A igreja pode fazer perguntas que questionem a validade de vários cursos de teologia ao mesmo tempo em que os cursos de teologia podem indagar sobre as práticas de diversos seguimentos eclesiásticos.

O Prof. Antonio Carlos Barro, em uma das reuniões pedagógicas da Faculdade Teológica Sul Americana (Londrina, PR) alerta ao afirmar que a igreja faz uma pergunta séria às escolas de teologia, que é: nós realmente precisamos de vocês? Isto deve motivar não somente a responder a pergunta, mas a fazer uma análise profunda do que tem sido a prática de educação no contexto acadêmico que estamos inseridos – deve gerar mais perguntas e uma delas é sobre a relevância da teologia e da missiologia para a igreja hoje, pois é para isso que as escolas de formação cristã foram criadas, ou seja, os seminários, as escolas de teologia e missiologia têm o seu sentido na clara percepção de ajudar a igreja no entendimento da sua missão e como cumpri-la com eficiência, eficácia e de maneira que glorifique o nome de Deus estabelecendo um currículo cristão que abranja tanto o entendimento do céu como fale das necessidades da terra.
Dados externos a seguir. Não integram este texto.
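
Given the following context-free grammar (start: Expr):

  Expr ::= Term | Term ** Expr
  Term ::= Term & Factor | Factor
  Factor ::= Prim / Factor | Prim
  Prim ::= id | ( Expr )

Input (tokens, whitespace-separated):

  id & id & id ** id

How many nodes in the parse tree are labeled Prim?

4

[Expr [Term [Term [Term [Factor [Prim id]]] & [Factor [Prim id]]] & [Factor [Prim id]]] ** [Expr [Term [Factor [Prim id]]]]]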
Parar para analisar esta relação entre igreja e educação cristã é temerário, mas necessário. Há alguns perigos existentes nesse processo em que a educação cristã não responde mais aos anseios e necessidades contextuais e a igreja segue sua própria agenda, muitas vezes desprovidas de motivações bíblicas e não motivados na glória de Deus, mas para a glória da igreja; não para alcançar as pessoas com o amor de Cristo, mas para fortalecer a denominação; não para exaltar Jesus, mas para exaltar os seus líderes – e as escolas de educação cristã, que podem ajudar a transformar esta visão se tornam nulas na influência por um distanciamento causado por uma visão ácida e crítica que não constrói pontes, mas barreiras.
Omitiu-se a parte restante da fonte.